Le premier provient du Québec, une province canadienne où on parle surtout le français (Marchessault, 2007). Jusqu’en 1960, les Canadiens francophones étaient bien connus comme étant extrêmement religieux: 75% à 90% des gens pratiquaient régulièrement le dimanche, on y vivait dans un environnement entièrement chrétien. Le jansénisme a alors eu tout le loisir de s’épanouir pour créer un sérieux impact sur le façon de vivre la foi chrétienne: la boisson, la musique, la danse, les carnavals et toutes choses semblables furent pratiquement totalement condamnés, sauf exceptions. La sexualité était perçue comme un des comportements humains les plus questionnables. Pour demeurer un bon chrétien et aller au ciel, chacun devait demeurer loin de toutes formes de divertissement dangereux.

En conséquence, comme bien l’on pense, l’arrivée du théâtre, du cinéma, de la radio, de la télévision fut chaque fois tout de suite mal vue par les autorités religieuses (Lever, 1988; Laflamme & Tourangeau, 1979). Le seul média toléré fut la presse, en autant qu’elle demeurât sous le contrôle des clercs. Toutefois, à partir des années 1960, la population exigea une transformation radicale de la société et rejeta la religion en tant que point de référence ultime: on appela ce mouvement la “révolution tranquille”. Les médias prirent leur complète autonomie. L’approche aux questions morales et sociales changea si rapidement et dramatiquement que, en 50 ans, le Québec passa de ce qu’on avait coutume d’appeler une “société dirigée par les prêtres” (a priest-ridden society) à un monde presque entièrement séculier, ce qu’il continue d’être maintenant. De nos jours, les médias jouent un rôle majeur dans cette société, alors que la religion institutionnelle est généralement rejetée par la population, et en conséquence mise de côté par les médias aussi.

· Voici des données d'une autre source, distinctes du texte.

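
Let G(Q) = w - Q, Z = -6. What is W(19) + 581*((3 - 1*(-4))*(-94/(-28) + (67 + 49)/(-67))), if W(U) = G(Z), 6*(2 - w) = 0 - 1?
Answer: 1330679/201 ≈ 6620.3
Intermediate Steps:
w = 13/6 (w = 2 - (0 - 1)/6 = 2 - 1/6*(-1) = 2 + 1/6 = 13/6 ≈ 2.1667)
G(Q) = 13/6 - Q
W(U) = 49/6 (W(U) = 13/6 - 1*(-6) = 13/6 + 6 = 49/6)
W(19) + 581*((3 - 1*(-4))*(-94/(-28) + (67 + 49)/(-67))) = 49/6 + 581*((3 - 1*(-4))*(-94/(-28) + (67 + 49)/(-67))) = 49/6 + 581*((3 + 4)*(-94*(-1/28) + 116*(-1/67))) = 49/6 + 581*(7*(47/14 - 116/67)) = 49/6 + 581*(7*(1525/938)) = 49/6 + 581*(1525/134) = 49/6 + 886025/134 = 1330679/201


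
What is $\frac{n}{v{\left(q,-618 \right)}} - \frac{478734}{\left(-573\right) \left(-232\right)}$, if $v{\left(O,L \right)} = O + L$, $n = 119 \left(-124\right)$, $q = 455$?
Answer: $\frac{313928329}{3611428} \approx 86.926$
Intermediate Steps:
$n = -14756$
$v{\left(O,L \right)} = L + O$
$\frac{n}{v{\left(q,-618 \right)}} - \frac{478734}{\left(-573\right) \left(-232\right)} = - \frac{14756}{-618 + 455} - \frac{478734}{\left(-573\right) \left(-232\right)} = - \frac{14756}{-163} - \frac{478734}{132936} = \left(-14756\right) \left(- \frac{1}{163}\right) - \frac{79789}{22156} = \frac{14756}{163} - \frac{79789}{22156} = \frac{313928329}{3611428}$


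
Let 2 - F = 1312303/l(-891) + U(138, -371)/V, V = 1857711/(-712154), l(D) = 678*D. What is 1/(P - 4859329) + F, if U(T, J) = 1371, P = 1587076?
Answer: 216150989723776662815/408027952171092726 ≈ 529.75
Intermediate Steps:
V = -1857711/712154 (V = 1857711*(-1/712154) = -1857711/712154 ≈ -2.6086)
F = 198167125080307/374079833226 (F = 2 - (1312303/((678*(-891))) + 1371/(-1857711/712154)) = 2 - (1312303/(-604098) + 1371*(-712154/1857711)) = 2 - (1312303*(-1/604098) - 325454378/619237) = 2 - (-1312303/604098 - 325454378/619237) = 2 - 1*(-197418965413855/374079833226) = 2 + 197418965413855/374079833226 = 198167125080307/374079833226 ≈ 529.75)
1/(P - 4859329) + F = 1/(1587076 - 4859329) + 198167125080307/374079833226 = 1/(-3272253) + 198167125080307/374079833226 = -1/3272253 + 198167125080307/374079833226 = 216150989723776662815/408027952171092726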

Le second exemple nous provient des États-Unis d’Amérique (en Marchessault, 2007). Là, les immigrants en provenance d’Europe du Nord apportèrent avec eux le puritanisme. Ce fut même pire qu’au Québec et au Canada. Non seulement la boisson, la musique, la danse, les carnavals furent-ils interdits, mais même les jeux de cartes et toutes les autres sortes de jeux. Max Weber (1996) expliqua, dans sa Sociologie des religions, que ces gens avaient organisé leur société et leur vie en fonction de ce qu’il a appelé la morale anglo-saxonne, que l’on peut résumer comme suit: pas de temps à perdre dans le ludique et les jeux, nous sommes sur terre pour travailler et travailler dur. Ce faisant, Dieu récompensera notre travail et nous donnera une merveilleuse vie sur terre, avant que nous allions ensuite au ciel.

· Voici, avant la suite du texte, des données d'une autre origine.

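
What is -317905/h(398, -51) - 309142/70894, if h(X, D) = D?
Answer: 11260895414/1807797 ≈ 6229.1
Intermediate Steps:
-317905/h(398, -51) - 309142/70894 = -317905/(-51) - 309142/70894 = -317905*(-1/51) - 309142*1/70894 = 317905/51 - 154571/35447 = 11260895414/1807797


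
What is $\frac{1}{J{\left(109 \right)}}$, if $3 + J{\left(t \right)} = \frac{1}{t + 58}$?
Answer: $- \frac{167}{500} \approx -0.334$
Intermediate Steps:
$J{\left(t \right)} = -3 + \frac{1}{58 + t}$ ($J{\left(t \right)} = -3 + \frac{1}{t + 58} = -3 + \frac{1}{58 + t}$)
$\frac{1}{J{\left(109 \right)}} = \frac{1}{\frac{1}{58 + 109} \left(-173 - 327\right)} = \frac{1}{\frac{1}{167} \left(-173 - 327\right)} = \frac{1}{\frac{1}{167} \left(-500\right)} = \frac{1}{- \frac{500}{167}} = - \frac{167}{500}$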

Tous les jeux et le ludique ayant été vite condamnés, il est donc facile de deviner que les divers médias ne furent pas bien reçus par les Églises aux États-Unis. Le cinéma fut considéré comme le pire d’entre eux, parce que son impact était immense sur le petit peuple. Des groupes protestants organisèrent de nombreux boycottages à travers le pays, avec un succès mitigé toutefois. À partir des années 1930, les catholiques lancèrent un mouvement national appelé The Legion of Decency (“La légion de la décence”) (Romanowski, 1996) et se joignirent souvent aux protestants pour forcer les producteurs de Hollywood à éviter des thèmes considérés comme immoraux: la sexualité, bien sûr, mais aussi la religion, le divorce, le ludique et plusieurs autres. Cette sorte de censure perdura pendant environ une cinquantaine d’années. Dans les années 1970 et 1980, la Legion of Decency devint obsolète; personne ne s’en occupa plus. C’est encore le cas aujourd’hui.

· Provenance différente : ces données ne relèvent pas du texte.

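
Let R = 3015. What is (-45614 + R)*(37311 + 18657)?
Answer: -2384180832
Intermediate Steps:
(-45614 + R)*(37311 + 18657) = (-45614 + 3015)*(37311 + 18657) = -42599*55968 = -2384180832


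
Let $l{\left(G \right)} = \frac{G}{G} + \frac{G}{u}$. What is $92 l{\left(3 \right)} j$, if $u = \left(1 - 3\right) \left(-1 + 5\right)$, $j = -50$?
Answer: $-2875$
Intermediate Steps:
$u = -8$ ($u = \left(-2\right) 4 = -8$)
$l{\left(G \right)} = 1 - \frac{G}{8}$ ($l{\left(G \right)} = \frac{G}{G} + \frac{G}{-8} = 1 + G \left(- \frac{1}{8}\right) = 1 - \frac{G}{8}$)
$92 l{\left(3 \right)} j = 92 \left(1 - \frac{3}{8}\right) \left(-50\right) = 92 \cdot \frac{5}{8} \left(-50\right) = \frac{115}{2} \left(-50\right) = -2875$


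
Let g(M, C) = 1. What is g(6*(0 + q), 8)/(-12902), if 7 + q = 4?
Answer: -1/12902 ≈ -7.7507e-5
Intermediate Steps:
q = -3 (q = -7 + 4 = -3)
g(6*(0 + q), 8)/(-12902) = 1/(-12902) = 1*(-1/12902) = -1/12902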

Grâce à ces deux rapides exemples pris en Amérique du Nord, on peut comprendre comment les religions en général, et le christianisme en particulier, ont développé une crainte certaine et même parfois une agressivité ouverte envers les médias et pourquoi elles les ont condamnés si souvent, spécialement en relation avec leur approche d’entertainment. Elles n’étaient pas complètement dans l’erreur d’ailleurs, comme nous allons le voir dans le quatrième point que nous développerons plus loin, alors que nous présenterons quelques-uns des dangers éthiques majeurs liés à l’entertainment.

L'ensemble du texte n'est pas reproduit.